Undaunted by plunging demand for home loans, the nation's top mortgage servicers are managing to increase their portfolios sharply.

The top 100 servicers boosted their holdings by nearly 20% last year, to $1.77 trillion, according to a survey by the American Banker and SNL Securities.

Bank-affiliated servicers - nearly half of the top 100 - posted more than a 25% gain, thanks in part to hearty appetites for acquisitions.

Chemical Banking Corp., for example, became one of the nation's 10 largest servicers after snapping up Margaretten Financial Corp. Chemical's portfolio swelled by 59%, to $53 billion.

And BankAmerica Mortgage Corp. moved to No. 6 from No. 10, helped by the acquisition of United Mortgage Corp., Minneapolis. BankAmerica ended the year servicing $65 billion of mortgages, up from $43 billion at yearend 1993.

This special section spotlights the nation's megaservicers. The following seven pages include complete rankings of the top 100 servicers, a separate ranking of the top 100 originators of mortgages, and articles examining origination trends and the prospects for thrifts.

Taken together, the rankings stand as a vivid record of one of the mortgage industry's most tumultuous years, a period marked by sharply declining loan production and ever-increasing consolidation.

By the end of last year, the largest player, Countrywide Credit Industries, was processing payments on more than $100 billion of loans. And the race continues. In just the past few months, three other servicers have joined Countrywide in the Over $100 Billion Club.

The aim of these and other megaservicers is to achieve economies of scale. The servicers are often able to grow without adding equipment or staff - thus reducing per-loan costs.

Servicing, the backbone of mortgage banking, entails funneling monthly payments from homeowners to holders of mortgage-backed securities. Servicers also administer escrow accounts for homeowners' tax and insurance payments.

The increase in servicing by the top 100 companies in 1994 isparticularly remarkable considering the large drop in originations last year. The nation's top 100 originators reported that their production fell 34%.

That reflected the end of a two-year-old refinancing boom. The end of the boom, however, had a clear silver lining for servicers: Fewer existing loans were paid off early.

Along with acquisitions, the drop in prepayments set the stage for robust portfolio growth at many companies. A dozen of the top 100 managed to grow by more than 50%.

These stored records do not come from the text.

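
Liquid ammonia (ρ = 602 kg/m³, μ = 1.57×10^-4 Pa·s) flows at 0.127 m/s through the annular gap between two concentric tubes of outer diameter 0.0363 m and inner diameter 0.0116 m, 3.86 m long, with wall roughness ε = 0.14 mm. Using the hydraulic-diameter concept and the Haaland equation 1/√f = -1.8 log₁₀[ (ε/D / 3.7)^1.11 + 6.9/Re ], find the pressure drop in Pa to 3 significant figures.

Hydraulic diameter D_h = 4A/P = D_o - D_i = 0.0363 - 0.0116 = 0.0247 m.
Re = ρVD_h/μ = 602·0.127·0.0247/0.000157 = 1.203e+04.
ε/D_h = 0.00014/0.0247 = 0.00567; Haaland gives 1/√f = -1.8 log₁₀[0.000751+0.000574] = 5.18, so f = 0.03726.
ΔP = f(L/D_h)(ρV²/2) = 0.03726·3.86/0.0247·4.855 = 28.27 Pa.

ΔP ≈ 28.3 Pa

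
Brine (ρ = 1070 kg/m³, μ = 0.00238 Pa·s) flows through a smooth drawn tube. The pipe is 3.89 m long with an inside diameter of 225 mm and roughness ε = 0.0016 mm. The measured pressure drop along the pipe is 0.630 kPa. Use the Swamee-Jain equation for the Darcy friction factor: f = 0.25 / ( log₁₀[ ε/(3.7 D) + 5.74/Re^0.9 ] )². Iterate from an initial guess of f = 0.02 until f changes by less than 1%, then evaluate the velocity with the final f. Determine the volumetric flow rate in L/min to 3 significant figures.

Rearranging Darcy-Weisbach: V = √(2·ΔP·D/(f·L·ρ)). With ε/D = 1.6e-06/0.225 = 7.11e-06, iterate starting from f = 0.02:
  f = 0.02 → V = √(2·630·0.225/(0.02·3.89·1070)) = 1.845 m/s; Re = ρVD/μ = 1.867e+05; f → 0.01581
  f = 0.01581 → V = 2.076 m/s; Re = 2.1e+05; f → 0.01545
  f = 0.01545 → V = 2.099 m/s; Re = 2.124e+05; f → 0.01542
Converged (Δf/f < 1%). With the final f = 0.01542: V = √(2·630·0.225/(0.01542·3.89·1070)) = 2.102 m/s.
Q = V·A = 2.102·(π/4·0.225²) = 0.08356 m³/s = 5010 L/min.

Q ≈ 5010 L/min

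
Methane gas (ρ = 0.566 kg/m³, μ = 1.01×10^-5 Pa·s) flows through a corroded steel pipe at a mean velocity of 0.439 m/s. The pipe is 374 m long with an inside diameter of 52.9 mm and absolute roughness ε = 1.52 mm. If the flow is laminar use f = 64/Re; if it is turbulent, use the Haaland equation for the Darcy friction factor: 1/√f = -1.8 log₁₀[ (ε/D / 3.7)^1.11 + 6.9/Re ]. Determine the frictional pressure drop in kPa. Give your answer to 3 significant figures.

ΔP ≈ 0.0190 kPa

Reynolds number Re = ρVD/μ = 0.566 · 0.439 · 0.0529 / 1.01e-05 = 1301.
Re < 2300 → laminar flow, so f = 64/Re = 64/1301 = 0.04918 (the turbulent correlation is not needed).
Darcy-Weisbach: ΔP = f(L/D)(ρV²/2) = 0.04918·(374/0.0529)·(0.566·0.439²/2) = 0.04918·7070·0.05454 = 18.96 Pa.
ΔP = 18.96 Pa = 0.0190 kPa.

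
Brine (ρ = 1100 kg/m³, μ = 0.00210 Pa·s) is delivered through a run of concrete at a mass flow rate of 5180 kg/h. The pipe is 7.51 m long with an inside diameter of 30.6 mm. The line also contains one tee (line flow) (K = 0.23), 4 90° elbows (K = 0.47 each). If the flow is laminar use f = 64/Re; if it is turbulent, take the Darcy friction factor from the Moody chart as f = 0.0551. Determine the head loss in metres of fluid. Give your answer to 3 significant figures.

ṁ = 5180 kg/h = 5180/3600 = 1.439 kg/s.
A = πD²/4 = π(0.0306)²/4 = 0.0007354 m²; mean velocity V = ṁ/(ρA) = 1.439/(1100 · 0.0007354) = 1.779 m/s.
Reynolds number Re = ρVD/μ = 1100 · 1.779 · 0.0306 / 0.0021 = 2.851e+04.
Re > 4000 → turbulent; use the Moody-chart value f = 0.0551.
Total minor-loss coefficient ΣK = 1·0.23 + 4·0.47 = 2.11.
ΔP = [f·L/D + ΣK]·(ρV²/2) = [0.0551·7.51/0.0306 + 2.11]·(1100·1.779²/2) = [13.52 + 2.11]·1740 = 2.72e+04 Pa.
Head loss h_f = ΔP/(ρg) = 2.72e+04/(1100·9.81) = 2.52 m.

h_f ≈ 2.52 m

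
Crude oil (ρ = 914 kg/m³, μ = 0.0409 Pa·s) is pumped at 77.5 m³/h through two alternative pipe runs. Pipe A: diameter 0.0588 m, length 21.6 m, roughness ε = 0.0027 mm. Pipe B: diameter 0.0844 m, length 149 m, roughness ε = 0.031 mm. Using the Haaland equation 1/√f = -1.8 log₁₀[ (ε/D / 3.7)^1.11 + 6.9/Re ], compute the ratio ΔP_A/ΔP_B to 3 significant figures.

ΔP_A/ΔP_B ≈ 0.791

Pipe A: V = Q/A = 0.02153/0.002715 = 7.928 m/s; Re = 1.042e+04; ε/D = 4.59e-05; Haaland → f = 0.03059; ΔP_A = f(L/D)(ρV²/2) = 3.227e+05 Pa.
Pipe B: V = Q/A = 0.02153/0.005595 = 3.848 m/s; Re = 7258; ε/D = 0.000367; Haaland → f = 0.03416; ΔP_B = f(L/D)(ρV²/2) = 4.081e+05 Pa.
ΔP_A/ΔP_B = 3.227e+05/4.081e+05 = 0.791.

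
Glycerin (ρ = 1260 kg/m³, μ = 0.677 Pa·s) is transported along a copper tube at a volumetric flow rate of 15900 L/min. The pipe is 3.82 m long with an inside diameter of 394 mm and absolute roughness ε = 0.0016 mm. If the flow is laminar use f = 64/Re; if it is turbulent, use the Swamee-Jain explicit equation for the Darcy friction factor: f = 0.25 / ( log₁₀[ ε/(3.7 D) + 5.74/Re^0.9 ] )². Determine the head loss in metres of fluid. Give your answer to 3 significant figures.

Q = 15900 L/min = 15900/60000 = 0.265 m³/s.
Cross-sectional area A = πD²/4 = π(0.394)²/4 = 0.1219 m²; mean velocity V = Q/A = 0.265/0.1219 = 2.174 m/s.
Reynolds number Re = ρVD/μ = 1260 · 2.174 · 0.394 / 0.677 = 1594.
Re < 2300 → laminar flow, so f = 64/Re = 64/1594 = 0.04015 (the turbulent correlation is not needed).
Darcy-Weisbach: ΔP = f(L/D)(ρV²/2) = 0.04015·(3.82/0.394)·(1260·2.174²/2) = 0.04015·9.695·2976 = 1159 Pa.
Head loss h_f = ΔP/(ρg) = 1159/(1260·9.81) = 0.0937 m.

h_f ≈ 0.0937 m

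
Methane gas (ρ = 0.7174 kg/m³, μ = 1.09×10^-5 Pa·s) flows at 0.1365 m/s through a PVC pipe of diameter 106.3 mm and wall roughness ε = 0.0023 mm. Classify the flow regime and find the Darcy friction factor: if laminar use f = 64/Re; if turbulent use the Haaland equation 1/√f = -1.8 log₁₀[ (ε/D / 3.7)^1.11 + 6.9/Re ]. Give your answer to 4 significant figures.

f ≈ 0.06702

Re = ρVD/μ = 0.7174·0.1365·0.1063/1.09e-05 = 955.
Re < 2300 → laminar, so f = 64/Re = 0.06702 (roughness is irrelevant in laminar flow).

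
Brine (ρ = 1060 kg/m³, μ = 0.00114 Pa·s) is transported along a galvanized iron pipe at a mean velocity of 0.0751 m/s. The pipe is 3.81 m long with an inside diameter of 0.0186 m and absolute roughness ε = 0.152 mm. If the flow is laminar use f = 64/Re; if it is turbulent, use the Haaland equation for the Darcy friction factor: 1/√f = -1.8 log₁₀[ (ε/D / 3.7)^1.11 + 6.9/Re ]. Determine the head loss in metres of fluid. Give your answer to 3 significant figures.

Reynolds number Re = ρVD/μ = 1060 · 0.0751 · 0.0186 / 0.00114 = 1299.
Re < 2300 → laminar flow, so f = 64/Re = 64/1299 = 0.04927 (the turbulent correlation is not needed).
Darcy-Weisbach: ΔP = f(L/D)(ρV²/2) = 0.04927·(3.81/0.0186)·(1060·0.0751²/2) = 0.04927·204.8·2.989 = 30.17 Pa.
Head loss h_f = ΔP/(ρg) = 30.17/(1060·9.81) = 0.00290 m.

h_f ≈ 0.00290 m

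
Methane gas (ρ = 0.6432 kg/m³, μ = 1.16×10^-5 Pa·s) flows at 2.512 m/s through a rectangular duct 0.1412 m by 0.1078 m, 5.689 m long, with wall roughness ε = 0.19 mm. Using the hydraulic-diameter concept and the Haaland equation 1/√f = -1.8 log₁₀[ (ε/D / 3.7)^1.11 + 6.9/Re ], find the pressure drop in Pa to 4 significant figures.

ΔP ≈ 2.787 Pa

Hydraulic diameter D_h = 4A/P = 4·(0.1412·0.1078)/(2·(0.1412+0.1078)) = 0.06089/0.498 = 0.1223 m.
Re = ρVD_h/μ = 0.6432·2.512·0.1223/1.16e-05 = 1.703e+04.
ε/D_h = 0.00019/0.1223 = 0.00155; Haaland gives 1/√f = -1.8 log₁₀[0.000179+0.000405] = 5.821, so f = 0.02951.
ΔP = f(L/D_h)(ρV²/2) = 0.02951·5.689/0.1223·2.029 = 2.787 Pa.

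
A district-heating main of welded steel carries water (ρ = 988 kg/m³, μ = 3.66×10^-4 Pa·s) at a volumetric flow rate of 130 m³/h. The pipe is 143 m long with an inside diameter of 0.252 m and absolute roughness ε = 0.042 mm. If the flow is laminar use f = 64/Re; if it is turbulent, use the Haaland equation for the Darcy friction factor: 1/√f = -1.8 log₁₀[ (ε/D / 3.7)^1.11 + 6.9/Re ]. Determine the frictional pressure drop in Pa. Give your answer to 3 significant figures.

Q = 130 m³/h = 130/3600 = 0.03611 m³/s.
Cross-sectional area A = πD²/4 = π(0.252)²/4 = 0.04988 m²; mean velocity V = Q/A = 0.03611/0.04988 = 0.724 m/s.
Reynolds number Re = ρVD/μ = 988 · 0.724 · 0.252 / 0.000366 = 4.925e+05.
Re > 4000 → turbulent. Relative roughness ε/D = 4.2e-05/0.252 = 0.000167. Haaland: 1/√f = -1.8 log₁₀[(0.000167/3.7)^1.11 + 6.9/4.925e+05] = -1.8 log₁₀[1.5e-05 + 1.4e-05] = 8.168, so f = 0.01499.
Darcy-Weisbach: ΔP = f(L/D)(ρV²/2) = 0.01499·(143/0.252)·(988·0.724²/2) = 0.01499·567.5·259 = 2203 Pa.

ΔP ≈ 2200 Pa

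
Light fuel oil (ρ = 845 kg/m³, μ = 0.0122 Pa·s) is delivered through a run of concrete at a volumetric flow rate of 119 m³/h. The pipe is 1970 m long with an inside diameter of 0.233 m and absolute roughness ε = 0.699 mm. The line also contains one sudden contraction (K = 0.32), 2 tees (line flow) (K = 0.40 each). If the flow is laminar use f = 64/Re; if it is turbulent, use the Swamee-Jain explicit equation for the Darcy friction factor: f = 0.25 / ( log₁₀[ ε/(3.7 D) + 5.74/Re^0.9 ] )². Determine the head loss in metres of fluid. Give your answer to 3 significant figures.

h_f ≈ 8.91 m

Q = 119 m³/h = 119/3600 = 0.03306 m³/s.
Cross-sectional area A = πD²/4 = π(0.233)²/4 = 0.04264 m²; mean velocity V = Q/A = 0.03306/0.04264 = 0.7753 m/s.
Reynolds number Re = ρVD/μ = 845 · 0.7753 · 0.233 / 0.0122 = 1.251e+04.
Re > 4000 → turbulent. Relative roughness ε/D = 0.000699/0.233 = 0.003. Swamee-Jain: f = 0.25/(log₁₀[0.003/3.7 + 5.74/1.251e+04^0.9])² = 0.25/(log₁₀[0.000811 + 0.00118])² = 0.25/(-2.701)² = 0.03426.
Total minor-loss coefficient ΣK = 1·0.32 + 2·0.4 = 1.12.
ΔP = [f·L/D + ΣK]·(ρV²/2) = [0.03426·1970/0.233 + 1.12]·(845·0.7753²/2) = [289.7 + 1.12]·253.9 = 7.384e+04 Pa.
Head loss h_f = ΔP/(ρg) = 7.384e+04/(845·9.81) = 8.91 m.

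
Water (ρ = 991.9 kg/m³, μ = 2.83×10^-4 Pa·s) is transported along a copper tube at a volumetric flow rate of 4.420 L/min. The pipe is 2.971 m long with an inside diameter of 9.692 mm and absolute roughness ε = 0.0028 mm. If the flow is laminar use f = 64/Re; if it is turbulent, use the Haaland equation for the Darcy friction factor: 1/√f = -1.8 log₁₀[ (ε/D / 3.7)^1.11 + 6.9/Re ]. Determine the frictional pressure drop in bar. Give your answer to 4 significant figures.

ΔP ≈ 0.03538 bar

Q = 4.420 L/min = 4.420/60000 = 7.367e-05 m³/s.
Cross-sectional area A = πD²/4 = π(0.009692)²/4 = 7.378e-05 m²; mean velocity V = Q/A = 7.367e-05/7.378e-05 = 0.9985 m/s.
Reynolds number Re = ρVD/μ = 991.9 · 0.9985 · 0.009692 / 0.000283 = 3.392e+04.
Re > 4000 → turbulent. Relative roughness ε/D = 2.8e-06/0.009692 = 0.000289. Haaland: 1/√f = -1.8 log₁₀[(0.000289/3.7)^1.11 + 6.9/3.392e+04] = -1.8 log₁₀[2.76e-05 + 0.000203] = 6.545, so f = 0.02334.
Darcy-Weisbach: ΔP = f(L/D)(ρV²/2) = 0.02334·(2.971/0.009692)·(991.9·0.9985²/2) = 0.02334·306.5·494.5 = 3538 Pa.
ΔP = 3538 Pa = 0.03538 bar.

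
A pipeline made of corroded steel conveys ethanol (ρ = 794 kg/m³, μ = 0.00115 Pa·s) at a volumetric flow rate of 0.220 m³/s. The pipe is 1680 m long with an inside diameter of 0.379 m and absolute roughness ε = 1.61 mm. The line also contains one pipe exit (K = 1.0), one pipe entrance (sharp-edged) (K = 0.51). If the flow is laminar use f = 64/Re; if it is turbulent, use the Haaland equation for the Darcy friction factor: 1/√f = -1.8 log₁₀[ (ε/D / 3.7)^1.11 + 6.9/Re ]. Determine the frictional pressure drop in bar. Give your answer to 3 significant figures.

ΔP ≈ 1.97 bar

Cross-sectional area A = πD²/4 = π(0.379)²/4 = 0.1128 m²; mean velocity V = Q/A = 0.22/0.1128 = 1.95 m/s.
Reynolds number Re = ρVD/μ = 794 · 1.95 · 0.379 / 0.00115 = 5.103e+05.
Re > 4000 → turbulent. Relative roughness ε/D = 0.00161/0.379 = 0.00425. Haaland: 1/√f = -1.8 log₁₀[(0.00425/3.7)^1.11 + 6.9/5.103e+05] = -1.8 log₁₀[0.000545 + 1.35e-05] = 5.855, so f = 0.02917.
Total minor-loss coefficient ΣK = 1·1 + 1·0.51 = 1.51.
ΔP = [f·L/D + ΣK]·(ρV²/2) = [0.02917·1680/0.379 + 1.51]·(794·1.95²/2) = [129.3 + 1.51]·1510 = 1.975e+05 Pa.
ΔP = 1.975e+05 Pa = 1.97 bar.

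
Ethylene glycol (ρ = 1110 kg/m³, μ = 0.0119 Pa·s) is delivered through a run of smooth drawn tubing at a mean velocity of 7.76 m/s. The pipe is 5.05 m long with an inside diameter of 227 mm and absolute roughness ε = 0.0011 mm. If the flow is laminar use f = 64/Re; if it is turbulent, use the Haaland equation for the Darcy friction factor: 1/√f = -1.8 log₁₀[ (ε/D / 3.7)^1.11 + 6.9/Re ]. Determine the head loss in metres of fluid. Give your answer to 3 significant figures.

Reynolds number Re = ρVD/μ = 1110 · 7.76 · 0.227 / 0.0119 = 1.643e+05.
Re > 4000 → turbulent. Relative roughness ε/D = 1.1e-06/0.227 = 4.85e-06. Haaland: 1/√f = -1.8 log₁₀[(4.85e-06/3.7)^1.11 + 6.9/1.643e+05] = -1.8 log₁₀[2.95e-07 + 4.2e-05] = 7.873, so f = 0.01613.
Darcy-Weisbach: ΔP = f(L/D)(ρV²/2) = 0.01613·(5.05/0.227)·(1110·7.76²/2) = 0.01613·22.25·3.342e+04 = 1.2e+04 Pa.
Head loss h_f = ΔP/(ρg) = 1.2e+04/(1110·9.81) = 1.10 m.

h_f ≈ 1.10 m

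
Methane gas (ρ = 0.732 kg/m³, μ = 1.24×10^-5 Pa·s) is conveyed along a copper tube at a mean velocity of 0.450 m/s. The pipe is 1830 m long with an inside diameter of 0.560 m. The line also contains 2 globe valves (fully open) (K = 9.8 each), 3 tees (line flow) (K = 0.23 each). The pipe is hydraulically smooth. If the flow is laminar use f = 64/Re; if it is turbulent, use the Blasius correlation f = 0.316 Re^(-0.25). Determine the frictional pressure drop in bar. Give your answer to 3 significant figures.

Reynolds number Re = ρVD/μ = 0.732 · 0.45 · 0.56 / 1.24e-05 = 1.488e+04.
Re > 4000 → turbulent. Smooth-pipe (Blasius): f = 0.316 Re^(-0.25) = 0.316/(1.488e+04)^0.25 = 0.02861.
Total minor-loss coefficient ΣK = 2·9.8 + 3·0.23 = 20.3.
ΔP = [f·L/D + ΣK]·(ρV²/2) = [0.02861·1830/0.56 + 20.3]·(0.732·0.45²/2) = [93.5 + 20.3]·0.07412 = 8.434 Pa.
ΔP = 8.434 Pa = 8.43×10^-5 bar.

ΔP ≈ 8.43×10^-5 bar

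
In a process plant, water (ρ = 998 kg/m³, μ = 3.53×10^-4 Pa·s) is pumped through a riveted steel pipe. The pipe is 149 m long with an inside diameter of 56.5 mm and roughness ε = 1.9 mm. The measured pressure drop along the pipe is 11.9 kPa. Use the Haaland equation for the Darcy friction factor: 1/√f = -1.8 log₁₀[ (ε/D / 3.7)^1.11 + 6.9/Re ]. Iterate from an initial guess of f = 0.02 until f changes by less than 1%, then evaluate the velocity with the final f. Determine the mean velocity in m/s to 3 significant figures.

Rearranging Darcy-Weisbach: V = √(2·ΔP·D/(f·L·ρ)). With ε/D = 0.0019/0.0565 = 0.0336, iterate starting from f = 0.02:
  f = 0.02 → V = √(2·1.19e+04·0.0565/(0.02·149·998)) = 0.6724 m/s; Re = ρVD/μ = 1.074e+05; f → 0.06038
  f = 0.06038 → V = 0.387 m/s; Re = 6.182e+04; f → 0.06058
Converged (Δf/f < 1%). With the final f = 0.06058: V = √(2·1.19e+04·0.0565/(0.06058·149·998)) = 0.3864 m/s.

V ≈ 0.386 m/s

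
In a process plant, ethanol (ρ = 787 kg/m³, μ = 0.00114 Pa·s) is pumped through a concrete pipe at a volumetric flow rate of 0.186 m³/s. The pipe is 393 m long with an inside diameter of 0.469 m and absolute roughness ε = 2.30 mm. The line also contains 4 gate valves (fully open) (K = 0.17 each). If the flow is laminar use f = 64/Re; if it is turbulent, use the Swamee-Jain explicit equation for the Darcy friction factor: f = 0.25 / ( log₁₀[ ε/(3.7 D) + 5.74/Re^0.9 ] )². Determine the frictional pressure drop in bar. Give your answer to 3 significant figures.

ΔP ≈ 0.120 bar

Cross-sectional area A = πD²/4 = π(0.469)²/4 = 0.1728 m²; mean velocity V = Q/A = 0.186/0.1728 = 1.077 m/s.
Reynolds number Re = ρVD/μ = 787 · 1.077 · 0.469 / 0.00114 = 3.486e+05.
Re > 4000 → turbulent. Relative roughness ε/D = 0.0023/0.469 = 0.0049. Swamee-Jain: f = 0.25/(log₁₀[0.0049/3.7 + 5.74/3.486e+05^0.9])² = 0.25/(log₁₀[0.00133 + 5.9e-05])² = 0.25/(-2.859)² = 0.03059.
Total minor-loss coefficient ΣK = 4·0.17 = 0.68.
ΔP = [f·L/D + ΣK]·(ρV²/2) = [0.03059·393/0.469 + 0.68]·(787·1.077²/2) = [25.63 + 0.68]·456.1 = 1.2e+04 Pa.
ΔP = 1.2e+04 Pa = 0.120 bar.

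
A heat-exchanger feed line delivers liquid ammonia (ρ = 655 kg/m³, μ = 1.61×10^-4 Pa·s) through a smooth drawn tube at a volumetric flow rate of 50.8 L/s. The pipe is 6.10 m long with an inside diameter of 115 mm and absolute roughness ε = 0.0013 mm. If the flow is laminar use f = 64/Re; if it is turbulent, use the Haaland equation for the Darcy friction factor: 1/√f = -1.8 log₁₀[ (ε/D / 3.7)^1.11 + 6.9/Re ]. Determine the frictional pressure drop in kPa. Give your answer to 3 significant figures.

Q = 50.8 L/s = 50.8/1000 = 0.0508 m³/s.
Cross-sectional area A = πD²/4 = π(0.115)²/4 = 0.01039 m²; mean velocity V = Q/A = 0.0508/0.01039 = 4.891 m/s.
Reynolds number Re = ρVD/μ = 655 · 4.891 · 0.115 / 0.000161 = 2.288e+06.
Re > 4000 → turbulent. Relative roughness ε/D = 1.3e-06/0.115 = 1.13e-05. Haaland: 1/√f = -1.8 log₁₀[(1.13e-05/3.7)^1.11 + 6.9/2.288e+06] = -1.8 log₁₀[7.56e-07 + 3.02e-06] = 9.762, so f = 0.01049.
Darcy-Weisbach: ΔP = f(L/D)(ρV²/2) = 0.01049·(6.1/0.115)·(655·4.891²/2) = 0.01049·53.04·7834 = 4360 Pa.
ΔP = 4360 Pa = 4.36 kPa.

ΔP ≈ 4.36 kPa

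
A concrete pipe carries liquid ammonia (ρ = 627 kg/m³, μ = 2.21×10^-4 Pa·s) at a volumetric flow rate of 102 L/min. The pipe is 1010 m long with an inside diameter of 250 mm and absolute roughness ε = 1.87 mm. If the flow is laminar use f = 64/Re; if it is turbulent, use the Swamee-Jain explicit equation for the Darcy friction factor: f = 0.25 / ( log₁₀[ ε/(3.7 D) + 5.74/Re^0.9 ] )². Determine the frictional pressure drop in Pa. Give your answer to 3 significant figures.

Q = 102 L/min = 102/60000 = 0.0017 m³/s.
Cross-sectional area A = πD²/4 = π(0.25)²/4 = 0.04909 m²; mean velocity V = Q/A = 0.0017/0.04909 = 0.03463 m/s.
Reynolds number Re = ρVD/μ = 627 · 0.03463 · 0.25 / 0.000221 = 2.456e+04.
Re > 4000 → turbulent. Relative roughness ε/D = 0.00187/0.25 = 0.00748. Swamee-Jain: f = 0.25/(log₁₀[0.00748/3.7 + 5.74/2.456e+04^0.9])² = 0.25/(log₁₀[0.00202 + 0.000642])² = 0.25/(-2.575)² = 0.03772.
Darcy-Weisbach: ΔP = f(L/D)(ρV²/2) = 0.03772·(1010/0.25)·(627·0.03463²/2) = 0.03772·4040·0.376 = 57.3 Pa.

ΔP ≈ 57.3 Pa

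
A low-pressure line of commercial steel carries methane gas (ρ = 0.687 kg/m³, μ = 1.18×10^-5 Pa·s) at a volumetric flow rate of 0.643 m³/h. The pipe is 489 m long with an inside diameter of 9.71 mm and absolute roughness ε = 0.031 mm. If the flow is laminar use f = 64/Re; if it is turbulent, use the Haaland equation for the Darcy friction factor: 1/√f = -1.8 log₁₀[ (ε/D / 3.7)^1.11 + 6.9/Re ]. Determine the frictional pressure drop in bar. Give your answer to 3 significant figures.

ΔP ≈ 0.0472 bar

Q = 0.643 m³/h = 0.643/3600 = 0.0001786 m³/s.
Cross-sectional area A = πD²/4 = π(0.00971)²/4 = 7.405e-05 m²; mean velocity V = Q/A = 0.0001786/7.405e-05 = 2.412 m/s.
Reynolds number Re = ρVD/μ = 0.687 · 2.412 · 0.00971 / 1.18e-05 = 1364.
Re < 2300 → laminar flow, so f = 64/Re = 64/1364 = 0.04694 (the turbulent correlation is not needed).
Darcy-Weisbach: ΔP = f(L/D)(ρV²/2) = 0.04694·(489/0.00971)·(0.687·2.412²/2) = 0.04694·5.036e+04·1.998 = 4724 Pa.
ΔP = 4724 Pa = 0.0472 bar.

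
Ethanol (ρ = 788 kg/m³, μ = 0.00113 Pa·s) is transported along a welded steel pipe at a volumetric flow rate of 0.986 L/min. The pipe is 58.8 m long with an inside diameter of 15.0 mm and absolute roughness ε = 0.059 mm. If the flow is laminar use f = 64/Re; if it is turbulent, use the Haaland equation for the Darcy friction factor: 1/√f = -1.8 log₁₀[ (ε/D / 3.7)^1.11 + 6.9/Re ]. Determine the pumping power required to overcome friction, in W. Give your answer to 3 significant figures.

P ≈ 0.0144 W

Q = 0.986 L/min = 0.986/60000 = 1.643e-05 m³/s.
Cross-sectional area A = πD²/4 = π(0.015)²/4 = 0.0001767 m²; mean velocity V = Q/A = 1.643e-05/0.0001767 = 0.09299 m/s.
Reynolds number Re = ρVD/μ = 788 · 0.09299 · 0.015 / 0.00113 = 972.7.
Re < 2300 → laminar flow, so f = 64/Re = 64/972.7 = 0.06579 (the turbulent correlation is not needed).
Darcy-Weisbach: ΔP = f(L/D)(ρV²/2) = 0.06579·(58.8/0.015)·(788·0.09299²/2) = 0.06579·3920·3.407 = 878.8 Pa.
Pumping power P = QΔP = 1.643e-05·878.8 = 0.01444 W = 0.0144 W.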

Most analysts expect acquisitions to continue apace.

"The very largest servicer has only a 5% market share, so the business is still very ripe for consolidation," said Carole Berger, an analyst at Salomon Brothers Inc. "Any time you have an economy-of-scale business that is still so fractured, economics dictate it will consolidate."

Commercial banks, in particular, will continue to expand in servicing, she said. Banks, she explained, are drawn by the fee income available from servicing.

The megaservicers are becoming increasingly savvy about the business. They are fine-tuning prepayment estimates and are able to value servicing in such a way as consistently to win the bidding for acquisitions, said Tom Healy, director of the mortgage strategies group at Meridian Capital.

But all is not lost for the smaller players. As the cost of technology falls, smaller servicers will increasingly be able to afford telephone and computer equipment that is now available only to the big payers, Mr. Healy suggested.

For now, however, the megaservicers have clearly taken center stage.